António João Maia, Diário Económico
As práticas de corrupção traduzem violações do quadro de valores em que dizemos acreditar e, nessa medida, contribuem para a promoção da desconfiança
A corrupção tem sido, sobretudo nos últimos anos, um dos temas centrais da agenda pública dos Portugueses. A propósito de todo o tipo de suspeições e quase sempre a par de investigações judiciais que envolvem destacadas figuras da vida política e do mundo dos negócios, a questão tem proporcionado inúmeras manchetes na imprensa e muitas aberturas de telejornais – com os correspondentes, em si mesmo perversos, efeitos de julgamento e condenação na praça pública.
Organizações internacionais como a Transparência Internacional, a ONU, o Banco Mundial, a OCDE ou o Conselho da Europa, têm reconhecido que a corrupção é um problema transversal a todos os modos de organização política e económica. Mas se é verdade que não existe sociedade que possa dizer-se isenta de corrupção, não é menos verdade que determinados contextos sociais e culturais, sobretudo quando associados a menores índices de desenvolvimento económico e elevados índices de pobreza, parecem particularmente propícios e expostos ao desenvolvimento e proliferação do problema.
Na prática todos os países criminalizam as acções que consubstanciam a noção de corrupção, que em regra surge associada a uma gestão inadequada dos interesses e do património público, considerando que estas práticas desvirtuam a realização adequada dos fins do Estado e dos instrumentos de governação, quer do Governo, quer da Administração Pública. Os atos de corrupção subjugam o interesse geral – cuja concretização importa assegurar e defender – a interesses particulares ou corporativos daqueles que estão envolvidos nos diversos procedimentos de gestão a todos os níveis da governação pública.

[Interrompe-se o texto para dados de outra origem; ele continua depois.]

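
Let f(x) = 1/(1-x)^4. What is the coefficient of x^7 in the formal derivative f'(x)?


Differentiate: d/dx [ 1/(1-x)^r ] = r / (1-x)^(r+1).
Here r = 4, so f'(x) = 4 / (1-x)^5.
The expansion of 1/(1-x)^(r+1) has coefficient of x^n equal to C(n+r, r).
So the coefficient of x^7 in f'(x) is
4 * C(11, 4) = 4 * 330 = 1320

1320


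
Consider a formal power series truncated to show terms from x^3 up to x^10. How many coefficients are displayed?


From x^3 to x^10 inclusive, the count is 10 - 3 + 1 = 8.

8


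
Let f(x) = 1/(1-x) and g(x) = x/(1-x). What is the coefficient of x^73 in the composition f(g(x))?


First simplify the composition: f(g(x)) = 1/(1 - x/(1-x)) = (1-x)/((1-x) - x) = (1-x)/(1-2x).
Now extract the coefficient. Write (1-x)/(1-2x) = 1/(1-2x) - x/(1-2x).
The coefficient of x^n in 1/(1-2x) is 2^n, and in x/(1-2x) is 2^(n-1) (for n >= 1).
So the coefficient of x^73 is 2^73 - 2^72 = 9444732965739290427392 - 4722366482869645213696 = 4722366482869645213696.

4722366482869645213696


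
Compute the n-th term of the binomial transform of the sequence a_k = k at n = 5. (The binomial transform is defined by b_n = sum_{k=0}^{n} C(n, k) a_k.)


With a_k = k, b_n = sum_{k=0}^{n} C(n, k) k. Using k * C(n, k) = n * C(n-1, k-1) gives b_n = n * sum_{k>=1} C(n-1, k-1) = n * 2^(n-1).
For n = 5: 5 * 2^4 = 5 * 16 = 80.

80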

Porém, mais do que a letra da lei definidora das acções que correspondem a esse conjunto de crimes (em Portugal identificamos crimes como a corrupção, o peculato, o tráfico de influências, a participação económica em negócio, o abuso de poder, a violação de segredo por funcionário, de entre outros), a noção de corrupção exprime uma relação de desconformidade entre as práticas concretas dos sujeitos e os valores morais que socialmente invocam e defendem.
As práticas de corrupção traduzem violações do quadro de valores em que dizemos acreditar e, nessa medida, contribuem para a promoção da desconfiança nas relações entre as pessoas e para o descrédito das instituições.

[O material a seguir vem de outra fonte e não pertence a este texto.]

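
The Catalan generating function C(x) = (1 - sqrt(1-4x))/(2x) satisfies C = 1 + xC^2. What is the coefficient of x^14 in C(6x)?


Substituting x -> 6x scales the n-th coefficient by 6^n, so [x^14] C(6x) = 6^14 * C_14.
C_14 = C(2*14, 14)/(15) = 40116600/15 = 2674440.
So 6^14 * 2674440 = 78364164096 * 2674440 = 209580255024906240.

209580255024906240


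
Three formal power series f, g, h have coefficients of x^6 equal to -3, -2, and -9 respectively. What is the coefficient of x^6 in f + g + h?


Series addition is componentwise:
-3 + -2 + -9
= -14

-14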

No essencial a corrupção deriva de situações concretas de conflito entre interesses pessoais ou corporativos e o superior interesse coletivo da sociedade. Ainda que legítimos em si mesmos, quando em confrontação direta, os interesses particulares devem por princípio ceder ao interesse geral.
A subversão deste princípio, que decorre das práticas de corrupção, revela acima de tudo atitudes de egoísmo dos sujeitos face aos seus concidadãos e ao quadro de valores morais em que todos dizem acreditar.